For the question on when and how should glucose or other treatments to control blood glucose be used during and after neonatal resuscitation, no human studies were identified and evidence from animal studies was described as inconsistent, with some studies suggesting neuroprotection when glucose was infused during asphyxia or recovery from hypoxia-ischemia, and others suggesting harm or no benefit. Studies described routine commencement of intravenous dextrose in infants admitted to the NICU after resuscitation, but an optimal strategy to achieve euglycemia was not identified (McKinlay et al. 2024; Liley et al. 2025, S165).

For the question regarding the optimal blood glucose concentration range for newborns during and after resuscitation, no studies were identified that directly investigated an optimal glucose range.

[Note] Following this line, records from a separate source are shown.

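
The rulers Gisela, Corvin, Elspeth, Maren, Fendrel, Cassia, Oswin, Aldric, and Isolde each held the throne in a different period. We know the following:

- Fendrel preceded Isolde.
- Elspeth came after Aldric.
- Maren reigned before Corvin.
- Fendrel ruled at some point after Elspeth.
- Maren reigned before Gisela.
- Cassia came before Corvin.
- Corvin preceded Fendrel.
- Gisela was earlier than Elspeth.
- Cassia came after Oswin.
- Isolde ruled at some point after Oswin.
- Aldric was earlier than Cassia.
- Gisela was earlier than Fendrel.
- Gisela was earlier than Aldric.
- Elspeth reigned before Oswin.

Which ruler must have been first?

Maren

Maren has a chain of constraints placing them before every other ruler, so Maren must be first.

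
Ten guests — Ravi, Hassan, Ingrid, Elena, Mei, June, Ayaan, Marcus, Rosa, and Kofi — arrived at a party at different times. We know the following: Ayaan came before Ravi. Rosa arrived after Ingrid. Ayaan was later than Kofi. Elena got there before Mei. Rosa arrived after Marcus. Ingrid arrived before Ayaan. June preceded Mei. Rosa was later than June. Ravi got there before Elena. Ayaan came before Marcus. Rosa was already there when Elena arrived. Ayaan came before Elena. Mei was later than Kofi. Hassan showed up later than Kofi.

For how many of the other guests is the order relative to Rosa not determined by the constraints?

2

Forced before Rosa: Ayaan, Ingrid, June, Kofi, and Marcus; forced after Rosa: Elena and Mei.
That leaves Hassan and Ravi with no forced order relative to Rosa — 2.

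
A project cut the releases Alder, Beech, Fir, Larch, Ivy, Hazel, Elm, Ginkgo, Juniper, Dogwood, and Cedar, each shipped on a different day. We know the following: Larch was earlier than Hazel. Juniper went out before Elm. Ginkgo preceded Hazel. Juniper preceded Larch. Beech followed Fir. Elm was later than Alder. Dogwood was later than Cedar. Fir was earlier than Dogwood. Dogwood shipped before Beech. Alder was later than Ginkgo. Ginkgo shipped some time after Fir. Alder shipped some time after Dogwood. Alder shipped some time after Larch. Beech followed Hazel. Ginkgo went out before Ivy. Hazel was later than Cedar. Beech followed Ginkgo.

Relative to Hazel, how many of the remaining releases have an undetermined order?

Forced before Hazel: Cedar, Fir, Ginkgo, Juniper, and Larch; forced after Hazel: Beech.
That leaves Alder, Dogwood, Elm, and Ivy with no forced order relative to Hazel — 4.

4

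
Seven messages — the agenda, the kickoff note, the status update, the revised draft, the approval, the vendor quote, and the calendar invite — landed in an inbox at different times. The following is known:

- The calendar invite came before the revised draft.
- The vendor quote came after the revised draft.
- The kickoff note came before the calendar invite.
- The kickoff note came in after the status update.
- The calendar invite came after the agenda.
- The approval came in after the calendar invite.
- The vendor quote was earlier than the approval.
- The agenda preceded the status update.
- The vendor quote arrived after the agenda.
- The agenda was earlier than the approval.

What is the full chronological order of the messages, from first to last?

the agenda, the status update, the kickoff note, the calendar invite, the revised draft, the vendor quote, the approval

The constraints fix every adjacent pair, so only one ordering works:
the agenda → the status update → the kickoff note → the calendar invite → the revised draft → the vendor quote → the approval.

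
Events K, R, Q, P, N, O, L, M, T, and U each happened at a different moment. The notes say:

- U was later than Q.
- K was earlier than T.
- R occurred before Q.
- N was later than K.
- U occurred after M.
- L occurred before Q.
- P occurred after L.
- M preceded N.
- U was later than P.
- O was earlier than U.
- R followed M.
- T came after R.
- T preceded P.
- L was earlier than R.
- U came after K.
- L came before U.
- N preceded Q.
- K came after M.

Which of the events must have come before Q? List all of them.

K, L, M, N, R

Directly stated before Q: L, N, and R.
K reaches Q via K → N → Q.
M reaches Q via M → N → Q.
No chain forces P (or any of the others) ahead of Q.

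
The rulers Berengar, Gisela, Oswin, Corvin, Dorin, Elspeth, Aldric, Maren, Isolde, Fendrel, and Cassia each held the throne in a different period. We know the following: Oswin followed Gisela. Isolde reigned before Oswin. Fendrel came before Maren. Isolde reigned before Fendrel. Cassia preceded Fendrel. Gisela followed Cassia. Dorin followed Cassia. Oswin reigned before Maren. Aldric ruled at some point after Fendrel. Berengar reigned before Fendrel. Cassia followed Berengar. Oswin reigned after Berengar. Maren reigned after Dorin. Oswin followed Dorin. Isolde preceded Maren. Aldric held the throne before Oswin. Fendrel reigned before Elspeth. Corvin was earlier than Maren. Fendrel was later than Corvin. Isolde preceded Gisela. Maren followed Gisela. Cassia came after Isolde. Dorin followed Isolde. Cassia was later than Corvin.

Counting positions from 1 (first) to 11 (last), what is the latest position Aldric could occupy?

9

Aldric must come before Maren and Oswin — 2 rulers forced after them.
Everything else can be placed before Aldric in some valid order, so Aldric can sit as late as position 11 − 2 = 9.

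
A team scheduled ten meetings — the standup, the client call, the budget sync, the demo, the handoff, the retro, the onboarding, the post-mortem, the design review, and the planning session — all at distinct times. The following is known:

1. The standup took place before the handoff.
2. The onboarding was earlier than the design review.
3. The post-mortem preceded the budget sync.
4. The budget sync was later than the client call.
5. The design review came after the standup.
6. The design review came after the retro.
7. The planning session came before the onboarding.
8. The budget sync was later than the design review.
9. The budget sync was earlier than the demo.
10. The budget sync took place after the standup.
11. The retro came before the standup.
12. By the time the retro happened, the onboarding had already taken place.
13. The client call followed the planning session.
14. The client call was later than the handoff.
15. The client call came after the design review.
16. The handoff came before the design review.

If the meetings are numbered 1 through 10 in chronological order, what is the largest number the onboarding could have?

3

The onboarding must come before the budget sync, the client call, the demo, the design review, the handoff, the retro, and the standup — 7 meetings forced after it.
Everything else can be placed before the onboarding in some valid order, so the onboarding can sit as late as position 10 − 7 = 3.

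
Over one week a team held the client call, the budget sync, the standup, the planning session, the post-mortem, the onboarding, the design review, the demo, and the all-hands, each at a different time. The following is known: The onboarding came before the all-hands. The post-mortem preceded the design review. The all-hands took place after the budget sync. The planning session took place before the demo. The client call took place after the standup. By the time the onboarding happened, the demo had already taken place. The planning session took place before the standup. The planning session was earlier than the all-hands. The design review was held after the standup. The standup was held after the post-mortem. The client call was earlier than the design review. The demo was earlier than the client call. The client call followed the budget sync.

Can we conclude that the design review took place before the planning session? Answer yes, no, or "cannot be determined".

Tracing the constraints gives the planning session → the standup → the design review, so the planning session must come before the design review.
That means the design review cannot be before the planning session.

no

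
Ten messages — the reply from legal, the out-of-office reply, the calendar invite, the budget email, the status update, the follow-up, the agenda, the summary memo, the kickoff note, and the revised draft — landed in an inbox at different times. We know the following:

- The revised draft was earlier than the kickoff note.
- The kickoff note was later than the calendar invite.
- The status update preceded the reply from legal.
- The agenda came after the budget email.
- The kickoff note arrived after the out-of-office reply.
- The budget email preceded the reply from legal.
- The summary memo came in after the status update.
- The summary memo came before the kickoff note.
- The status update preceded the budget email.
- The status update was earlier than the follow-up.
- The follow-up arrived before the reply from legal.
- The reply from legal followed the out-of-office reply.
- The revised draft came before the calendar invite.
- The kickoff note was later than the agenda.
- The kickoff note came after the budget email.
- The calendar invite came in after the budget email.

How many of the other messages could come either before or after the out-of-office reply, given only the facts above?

Forced after the out-of-office reply: the kickoff note and the reply from legal.
That leaves the agenda, the budget email, the calendar invite, the follow-up, the revised draft, the status update, and the summary memo with no forced order relative to the out-of-office reply — 7.

7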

A previous 2010 recommendation by ILCOR stated that intravenous glucose infusion should be considered as soon as practical after resuscitation, with the goal of avoiding hypoglycemia (Perlman, 2010, S516). This recommendation was created prior to the use of the current ILCOR methodology of performing systematic reviews with the use of the Grading of Recommendations Assess, Development and Evaluation (GRADE) framework, and it has been superseded by two new good practice statements (McKinlay et al. 2024; Liley et al. 2025, S165):

• Among newborn infants receiving resuscitation, blood glucose concentration should be measured early in the post-resuscitation period and monitored with serial measurements until maintained within a normal range. Infants at greatest risk of hypoglycemia and hyperglycemia during the post-resuscitation period include preterm infants, infants receiving chest compressions or epinephrine, and those with hypoxic ischemic encephalopathy.
• Treatment with intravenous glucose infusions should be guided by the infant’s blood glucose concentration with the goal of avoiding both hypoglycemia and hyperglycemia.

 

Insights and Implications 

The available evidence for this review suggests that both hypoglycemia and hyperglycemia are common in the first hours after resuscitation of newborns, and both may be associated with harm. However, the studies primarily addressed term and late preterm newborns at high risk for or already with hypoxic ischemic encephalopathy and other conditions associated with dysglycemia (e.g., preterm infants during the post-resuscitation period, infants receiving chest compressions or epinephrine). The scoping review unfortunately did not identify sufficient evidence for a future ILCOR systematic review of specific interventions in glucose management during and after neonatal resuscitation. The optimal target range for blood glucose post-resuscitation remains uncertain, and research is needed to identify best practices for monitoring and managing dysglycemia.